There could be a very narrow window within which to commit your second pre-auth if the customer is savvy enough to recognise when the pre-auth will expire and is ready to exploit it.

Merchants need to keep on top of the period of time since the initial pre-auth was made to avoid this issue.

Denial Prevention Tips

Preventing denials is crucial to ensure timely reimbursement for your services. According to a study, delayed pre-authorization can lead to patients abandoning treatment, resulting in significant revenue loss for therapists in private practice.

To avoid denials, it's essential to submit pre-authorization requests beforehand. In fact, getting a prior authorization is the only way to secure reimbursement. This is a critical step, as it ensures that you have permission from the insurance provider to perform the medical procedures.

Credit: youtube.com, The Denials Challenge: A Cross-functional Approach to Denial Prevention and Management

Don't forget to mention the pre-authorization number on the claims form. This is often overlooked, but it's crucial to avoid denials. Missing the pre-authorization number can indicate that you performed the procedure(s) without authorization.

Double-checking the request form for errors is also vital. Errors can lead to rejected pre-authorization requests and delayed reimbursement. It's not uncommon for mistakes to slip through, but taking the time to review the form carefully can make all the difference.

To ensure smooth reimbursement, submit all the required documents with your pre-authorization request. This may include supporting medical services or procedures documentation.
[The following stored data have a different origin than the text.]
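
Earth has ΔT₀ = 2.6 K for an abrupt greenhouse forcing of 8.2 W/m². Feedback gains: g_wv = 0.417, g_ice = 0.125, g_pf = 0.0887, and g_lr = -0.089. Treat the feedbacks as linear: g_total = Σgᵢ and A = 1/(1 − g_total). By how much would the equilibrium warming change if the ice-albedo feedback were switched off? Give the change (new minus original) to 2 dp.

-1.22 K

Original: g = 0.5417, ΔT = 2.6/(1−0.5417) = 5.6731 K.
Without ice-albedo: g' = 0.4167, ΔT' = 2.6/(1−0.4167) = 4.4574 K.
Change = 4.4574 − 5.6731 = -1.22 K.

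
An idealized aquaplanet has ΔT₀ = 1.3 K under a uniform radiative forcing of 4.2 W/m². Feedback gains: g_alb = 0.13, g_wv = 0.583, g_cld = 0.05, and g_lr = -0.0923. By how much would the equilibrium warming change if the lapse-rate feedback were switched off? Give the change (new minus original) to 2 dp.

1.54 K

Original: g = 0.6707, ΔT = 1.3/(1−0.6707) = 3.9478 K.
Without lapse-rate: g' = 0.763, ΔT' = 1.3/(1−0.763) = 5.4852 K.
Change = 5.4852 − 3.9478 = 1.54 K.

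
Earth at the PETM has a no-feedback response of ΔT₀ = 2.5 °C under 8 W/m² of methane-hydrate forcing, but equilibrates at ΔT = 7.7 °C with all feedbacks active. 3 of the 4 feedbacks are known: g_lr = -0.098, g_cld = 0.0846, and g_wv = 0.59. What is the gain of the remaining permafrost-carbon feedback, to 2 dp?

Amplification A = ΔT/ΔT₀ = 7.7/2.5 = 3.08.
Total gain g = 1 − 1/A = 1 − 1/3.08 = 0.6753.
Known gains sum to -0.098 + 0.0846 + 0.59 = 0.5766.
g_pf = 0.6753 − 0.5766 = 0.10.

0.10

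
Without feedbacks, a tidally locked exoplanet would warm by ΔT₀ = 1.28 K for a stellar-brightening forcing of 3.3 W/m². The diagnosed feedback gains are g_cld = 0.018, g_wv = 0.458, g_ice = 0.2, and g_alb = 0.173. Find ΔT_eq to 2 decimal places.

Total gain g = 0.018 + 0.458 + 0.2 + 0.173 = 0.849.
Amplification A = 1/(1 − 0.849) = 6.623.
ΔT = 1.28 × 6.623 = 8.48 K.

8.48 K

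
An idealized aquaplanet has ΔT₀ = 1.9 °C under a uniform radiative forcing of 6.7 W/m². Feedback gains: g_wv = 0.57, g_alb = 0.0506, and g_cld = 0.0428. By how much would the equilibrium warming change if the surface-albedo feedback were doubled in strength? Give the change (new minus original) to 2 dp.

1.00 °C

Original: g = 0.6634, ΔT = 1.9/(1−0.6634) = 5.6447 °C.
With doubled surface-albedo: g' = 0.714, ΔT' = 1.9/(1−0.714) = 6.6434 °C.
Change = 6.6434 − 5.6447 = 1.00 °C.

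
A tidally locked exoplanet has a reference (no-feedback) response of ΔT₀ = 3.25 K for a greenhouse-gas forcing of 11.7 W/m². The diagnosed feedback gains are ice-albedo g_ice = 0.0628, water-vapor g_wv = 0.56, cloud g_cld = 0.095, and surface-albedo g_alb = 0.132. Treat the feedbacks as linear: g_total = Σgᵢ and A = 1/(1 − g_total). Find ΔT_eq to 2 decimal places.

Total gain g = 0.0628 + 0.56 + 0.095 + 0.132 = 0.8498.
Amplification A = 1/(1 − 0.8498) = 6.658.
ΔT = 3.25 × 6.658 = 21.64 K.

21.64 K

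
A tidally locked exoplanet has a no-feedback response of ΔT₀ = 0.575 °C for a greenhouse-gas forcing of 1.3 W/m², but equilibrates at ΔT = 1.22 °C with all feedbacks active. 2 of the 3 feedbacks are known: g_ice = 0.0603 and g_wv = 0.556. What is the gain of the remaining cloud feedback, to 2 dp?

Amplification A = ΔT/ΔT₀ = 1.22/0.575 = 2.122.
Total gain g = 1 − 1/A = 1 − 1/2.122 = 0.5287.
Known gains sum to 0.0603 + 0.556 = 0.6163.
g_cld = 0.5287 − 0.6163 = -0.09.

-0.09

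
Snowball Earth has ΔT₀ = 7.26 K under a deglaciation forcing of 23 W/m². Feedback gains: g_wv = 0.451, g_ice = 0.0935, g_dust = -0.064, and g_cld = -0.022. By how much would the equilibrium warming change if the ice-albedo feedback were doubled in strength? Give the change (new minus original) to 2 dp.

Original: g = 0.4585, ΔT = 7.26/(1−0.4585) = 13.4072 K.
With doubled ice-albedo: g' = 0.552, ΔT' = 7.26/(1−0.552) = 16.2054 K.
Change = 16.2054 − 13.4072 = 2.80 K.

2.80 K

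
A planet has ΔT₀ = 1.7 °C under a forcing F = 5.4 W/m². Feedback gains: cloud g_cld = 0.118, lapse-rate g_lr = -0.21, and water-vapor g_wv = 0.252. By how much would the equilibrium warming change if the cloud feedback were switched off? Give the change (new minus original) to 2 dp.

Original: g = 0.16, ΔT = 1.7/(1−0.16) = 2.0238 °C.
Without cloud: g' = 0.042, ΔT' = 1.7/(1−0.042) = 1.7745 °C.
Change = 1.7745 − 2.0238 = -0.25 °C.

-0.25 °C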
Here are some key tips to prevent denials:

  • Submit the pre-authorization request before performing the medical procedures.
  • Mention the pre-authorization number on the claims form.
  • Double-check the request form for errors.
  • Submit all required documents to support the medical services or procedures.

Frequently Asked Questions

Who is responsible for obtaining preauthorization?

If you're in-network, your healthcare provider handles prior authorization. If you're out-of-network, you're responsible for obtaining preauthorization yourself.

Danielle Hamill

Senior Writer

Danielle Hamill is a seasoned writer with a keen eye for detail and a passion for storytelling. With a background in finance, she brings a unique perspective to her writing, tackling complex topics with clarity and precision. Her work has been featured in various publications, covering a range of topics including cryptocurrency regulatory alerts.